Here in the Rocky Mountains we don’t really have mud to deal with and serious roots exist only on some specific, high altitude trails. Most of our trails are rocky, sandy, hardpack, or all of the above. Almost any brand name mountain bike tire suited to your favorite style of riding will handle the trail surfaces just fine but there are a few standout models you should know about.

WTB Velociraptor (26″ only)

WTB has been making this tire for 13 years now with almost no design changes. With differing front and rear treads, each end of the bike gets the specific traction it needs, and the treads and sidewalls are extremely durable. There are two 2.1″ models: a 795 gram comp model with a steel bead and a 700 gram race version with an aramid bead and lightweight casing. Because WTB has manufactured them for so long, economies of scale have reduced the price to $20 or less per tire, and you can find them almost anywhere. As an all-around tire, there is nothing better in this price range. They have incredible traction, strong sidewalls that hold up well to sharp rocks, and they can be run at a fairly low pressure. I haven’t tried it, but I have heard that they work well for tubeless with a Stan’s type conversion.

On the downside, even the race version is portly by today’s weight standards. WTB markets them as an XC tire but they weigh more than some all mountain tires. All that traction also comes with the price of high rolling resistance.

Bottom line: These are a tried and true tire that cannot be beat for the price. They have their shortcomings, but they will get you there and back without breaking the bank.

Panaracer Fire XC Pro (26″ only, standard and UST)

The distinctive red sidewalls of the Fire XC are immediately recognizable on the trail. As another tire that has been around a while, they have developed a cult following among XC and trail riders. Unlike the Velociraptors, these tires are offered in a single model intended for either the front or the rear. The only complaints I have heard about them is that occasionally one or more knobs will separate from the casing, and the rolling resistance is fairly high. On the bright side, they weigh 575 grams and their high speed cornering prowess is legendary. Panaracer has made subtle changes to the model over the years to improve durability and reduce weight and they’ve recently introduced a UST version.

Bottom line: These run double the price of the Velociraptors and don’t offer the distinct front and rear models, but their low weight andimpressivecornering may just have you seeing red – sidewalls, that is.

Maxxis High Roller (26″ only, standard and UST)

Maxxis has done an excellent job getting pro riders onto their products. From XC to All Mountain and Downhill they have a dizzying selection of models to choose from. The High Roller is billed as their ‘do-it-all’ model, and they offer it in three sizes with two bead designs and three rubber compounds. As a 490 gram 1.90″ XC tire it’s well suited for ultra endurance racing. Stepping up to the 2.50″ All Mountain version at a whopping 1,250 grams helps ensure a surefooted landing from even the craziest drops – if you can pedal all that rubber up the hill!

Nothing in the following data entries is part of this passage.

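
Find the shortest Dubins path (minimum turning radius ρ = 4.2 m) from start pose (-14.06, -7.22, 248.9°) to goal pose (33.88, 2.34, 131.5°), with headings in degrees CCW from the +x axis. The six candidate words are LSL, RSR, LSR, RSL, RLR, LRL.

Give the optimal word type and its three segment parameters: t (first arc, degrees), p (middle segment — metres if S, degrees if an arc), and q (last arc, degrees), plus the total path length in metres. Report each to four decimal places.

Let ψ = atan2(Δy, Δx) = atan2(9.56, 47.94) = 11.2778° be the start→goal bearing.
Normalize: d = |goal − start| / ρ = 48.883916/4.2 = 11.639028, α = (θ_start − ψ) mod 360° = 237.6222° = 4.147291 rad, β = (θ_goal − ψ) mod 360° = 120.2222° = 2.098274 rad.
Common terms: sin α = -0.844536, cos α = -0.535499, sin β = 0.864079, cos β = -0.503356, cos(α−β) = -0.460200, d² = 135.466961. Work in radians in the unit-radius frame; every candidate has L = ρ·(t + p + q).
LSL: p² = 2 + d² − 2cos(α−β) + 2d(sin α − sin β) = 98.614119; p = √p² = 9.930464; φ = atan2(cos β − cos α, d + sin α − sin β) = 0.003237 rad; t = (φ − α) mod 2π = 2.139132 rad, q = (β − φ) mod 2π = 2.095037 rad → L = 4.2·(2.139132 + 9.930464 + 2.095037) = 4.2·14.164633 = 59.491458 m
RSR: p² = 2 + d² − 2cos(α−β) + 2d(sin β − sin α) = 178.160603; p = √p² = 13.347682; φ = atan2(cos α − cos β, d − sin α + sin β) = -0.002408 rad; t = (α − φ) mod 2π = 4.149699 rad, q = (φ − β) mod 2π = 4.182503 rad → L = 4.2·(4.149699 + 13.347682 + 4.182503) = 4.2·21.679883 = 91.055510 m
LSR: p² = d² − 2 + 2cos(α−β) + 2d(sin α + sin β) = 133.001496; p = √p² = 11.532627; φ = atan2(−cos α − cos β, d + sin α + sin β) − atan2(−2, p) = 0.260585 rad; t = (φ − α) mod 2π = 2.396480 rad, q = (φ − β) mod 2π = 4.445496 rad → L = 4.2·(2.396480 + 11.532627 + 4.445496) = 4.2·18.374603 = 77.173334 m
RSL: p² = d² − 2 + 2cos(α−β) − 2d(sin α + sin β) = 132.091628; p = √p² = 11.493112; φ = atan2(cos α + cos β, d − sin α − sin β) − atan2(2, p) = -0.261461 rad; t = (α − φ) mod 2π = 4.408752 rad, q = (β − φ) mod 2π = 2.359735 rad → L = 4.2·(4.408752 + 11.493112 + 2.359735) = 4.2·18.261599 = 76.698716 m
RLR: c = (6 − d² + 2cos(α−β) + 2d(sin α − sin β))/8 = -21.270075, |c| > 1 → infeasible
LRL: c = (6 − d² + 2cos(α−β) − 2d(sin α − sin β))/8 = -11.326765, |c| > 1 → infeasible
Shortest: LSL with L = 59.491458 m ≈ 59.4915 m
Convert LSL to answer units (arcs ×180/π): t = 2.139132·180/π = 122.5632°, p = ρ·p = 4.2·9.930464 = 41.7079 m, q = 2.095037·180/π = 120.0368°, L = 59.4915 m.

LSL: t = 122.5632°, p = 41.7079 m, q = 120.0368°, L = 59.4915 m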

All models of the High Roller share the same tread design that rolls fast, hooks up securely for accelerating and braking, and has very predictable cornering.

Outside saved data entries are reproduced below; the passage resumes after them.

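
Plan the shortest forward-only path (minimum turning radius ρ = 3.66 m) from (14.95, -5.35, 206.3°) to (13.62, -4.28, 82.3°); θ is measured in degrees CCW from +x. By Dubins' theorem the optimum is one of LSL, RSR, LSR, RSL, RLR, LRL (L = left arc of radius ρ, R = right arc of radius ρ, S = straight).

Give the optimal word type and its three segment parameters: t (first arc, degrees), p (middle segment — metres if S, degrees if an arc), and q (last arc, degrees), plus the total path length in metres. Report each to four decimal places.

RLR: t = 41.9103°, p = 322.0554°, q = 44.1451°, L = 26.0697 m

Let ψ = atan2(Δy, Δx) = atan2(1.07, -1.33) = 141.1829° be the start→goal bearing.
Normalize: d = |goal − start| / ρ = 1.706986/3.66 = 0.466390, α = (θ_start − ψ) mod 360° = 65.1171° = 1.136507 rad, β = (θ_goal − ψ) mod 360° = 301.1171° = 5.255484 rad.
Common terms: sin α = 0.907169, cos α = 0.420766, sin β = -0.856113, cos β = 0.516788, cos(α−β) = -0.559193, d² = 0.217519. Work in radians in the unit-radius frame; every candidate has L = ρ·(t + p + q).
LSL: p² = 2 + d² − 2cos(α−β) + 2d(sin α − sin β) = 4.980658; p = √p² = 2.231739; φ = atan2(cos β − cos α, d + sin α − sin β) = 0.043039 rad; t = (φ − α) mod 2π = 5.189717 rad, q = (β − φ) mod 2π = 5.212445 rad → L = 3.66·(5.189717 + 2.231739 + 5.212445) = 3.66·12.633901 = 46.240078 m
RSR: p² = 2 + d² − 2cos(α−β) + 2d(sin β − sin α) = 1.691152; p = √p² = 1.300443; φ = atan2(cos α − cos β, d − sin α + sin β) = -3.067687 rad; t = (α − φ) mod 2π = 4.204194 rad, q = (φ − β) mod 2π = 4.243199 rad → L = 3.66·(4.204194 + 1.300443 + 4.243199) = 3.66·9.747837 = 35.677082 m
LSR: p² = d² − 2 + 2cos(α−β) + 2d(sin α + sin β) = -2.853242 < 0 → infeasible
RSL: p² = d² − 2 + 2cos(α−β) − 2d(sin α + sin β) = -2.948491 < 0 → infeasible
RLR: c = (6 − d² + 2cos(α−β) + 2d(sin α − sin β))/8 = 0.788606; p = 2π − arccos c = 5.620928 rad; φ = atan2(cos α − cos β, d − sin α + sin β) = -3.067687 rad; t = (α − φ + p/2) mod 2π = 0.731473 rad, q = (α − β − t + p) mod 2π = 0.770478 rad → L = 3.66·(0.731473 + 5.620928 + 0.770478) = 3.66·7.122878 = 26.069734 m
LRL: c = (6 − d² + 2cos(α−β) − 2d(sin α − sin β))/8 = 0.377418; p = 2π − arccos c = 5.099395 rad; φ = atan2(cos β − cos α, d + sin α − sin β) = 0.043039 rad; t = (φ − α + p/2) mod 2π = 1.456230 rad, q = (β − α − t + p) mod 2π = 1.478957 rad → L = 3.66·(1.456230 + 5.099395 + 1.478957) = 3.66·8.034582 = 29.406571 m
Shortest: RLR with L = 26.069734 m ≈ 26.0697 m
Convert RLR to answer units (arcs ×180/π): t = 0.731473·180/π = 41.9103°, p = 5.620928·180/π = 322.0554°, q = 0.770478·180/π = 44.1451°, L = 26.0697 m.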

Bottom line: The tread design of the High Roller is a well established performer and the variety of sizes, beads, and rubber compounds means you can find one suited to any riding discipline from 24 hour solo racing to lift-assisted downhill.

Geax AKA (26″ and 29″ standard and UST)

The Geax AKA is a race-bred XC tire with a focus on fast rolling and solid cornering. As a fairly recent design, the 2.2″ version tips the scales at 590 grams per tire and is a testament to modern advances in tire tech. The knobs are stiff and the pattern is closely spaced which lowers the rolling resistance while also providing a solid hookup when you push the limits.

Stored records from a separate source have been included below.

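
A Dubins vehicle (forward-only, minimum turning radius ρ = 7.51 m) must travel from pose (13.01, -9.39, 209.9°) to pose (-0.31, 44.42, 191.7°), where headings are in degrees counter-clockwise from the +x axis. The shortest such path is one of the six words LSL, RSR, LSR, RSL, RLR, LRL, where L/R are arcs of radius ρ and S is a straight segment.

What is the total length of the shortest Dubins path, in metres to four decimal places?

Let ψ = atan2(Δy, Δx) = atan2(53.81, -13.32) = 103.9034° be the start→goal bearing.
Normalize: d = |goal − start| / ρ = 55.434091/7.51 = 7.381370, α = (θ_start − ψ) mod 360° = 105.9966° = 1.849990 rad, β = (θ_goal − ψ) mod 360° = 87.7966° = 1.532340 rad.
Common terms: sin α = 0.961278, cos α = -0.275581, sin β = 0.999261, cos β = 0.038447, cos(α−β) = 0.949972, d² = 54.484629. Work in radians in the unit-radius frame; every candidate has L = ρ·(t + p + q).
LSL: p² = 2 + d² − 2cos(α−β) + 2d(sin α − sin β) = 54.023956; p = √p² = 7.350099; φ = atan2(cos β − cos α, d + sin α − sin β) = 0.042737 rad; t = (φ − α) mod 2π = 4.475933 rad, q = (β − φ) mod 2π = 1.489603 rad → L = 7.51·(4.475933 + 7.350099 + 1.489603) = 7.51·13.315634 = 100.000415 m
RSR: p² = 2 + d² − 2cos(α−β) + 2d(sin β − sin α) = 55.145413; p = √p² = 7.425996; φ = atan2(cos α − cos β, d − sin α + sin β) = -0.042300 rad; t = (α − φ) mod 2π = 1.892290 rad, q = (φ − β) mod 2π = 4.708545 rad → L = 7.51·(1.892290 + 7.425996 + 4.708545) = 7.51·14.026831 = 105.341501 m
LSR: p² = d² − 2 + 2cos(α−β) + 2d(sin α + sin β) = 83.327496; p = √p² = 9.128390; φ = atan2(−cos α − cos β, d + sin α + sin β) − atan2(−2, p) = 0.241067 rad; t = (φ − α) mod 2π = 4.674262 rad, q = (φ − β) mod 2π = 4.991912 rad → L = 7.51·(4.674262 + 9.128390 + 4.991912) = 7.51·18.794564 = 141.147176 m
RSL: p² = d² − 2 + 2cos(α−β) − 2d(sin α + sin β) = 25.441649; p = √p² = 5.043972; φ = atan2(cos α + cos β, d − sin α − sin β) − atan2(2, p) = -0.421214 rad; t = (α − φ) mod 2π = 2.271204 rad, q = (β − φ) mod 2π = 1.953554 rad → L = 7.51·(2.271204 + 5.043972 + 1.953554) = 7.51·9.268729 = 69.608155 m
RLR: c = (6 − d² + 2cos(α−β) + 2d(sin α − sin β))/8 = -5.893177, |c| > 1 → infeasible
LRL: c = (6 − d² + 2cos(α−β) − 2d(sin α − sin β))/8 = -5.752994, |c| > 1 → infeasible
Shortest: RSL with L = 69.608155 m ≈ 69.6082 m

69.6082 m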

Bottom line: The tread on the AKA is particularly well suited to terrain in the southwest and they are an excellent choice for all day riding on fast, twisty singletrack. However, this is not an All Mountain tire.

Kenda Nevegal (26″, 29″, and 650b; Standard, UST and 2-ply DH)

A quick survey of my riding club revealed the Nevegal to be an overwhelming favorite for our corner of the US. Originally designed with input from racing legend John Tomac, this tire, like the Maxxis, has evolved to include a myriad of size, bead, and rubber compound offerings. One of my riding buddies summed it up by describing the Nevegal as an almost perfect compromise that perhaps doesn’t excel at any one thing, but as a package provides a tire that you don’t have to think about while riding: it just performs.

Bottom line: Again like the High Roller, the Nevegal offers a proven tread design shared across a wide variety of models so you can find a pair suited for your exact style of riding. All that variety means you could even shod multiple bikes in your shed with the same tread pattern – how’s that for a consistent ride?

Whether you live in the southwest or the Rocky Mountains or you’re traveling here for that epic riding vacation, any of these tires should work out great for you – just make sure you match the tire to your own riding style!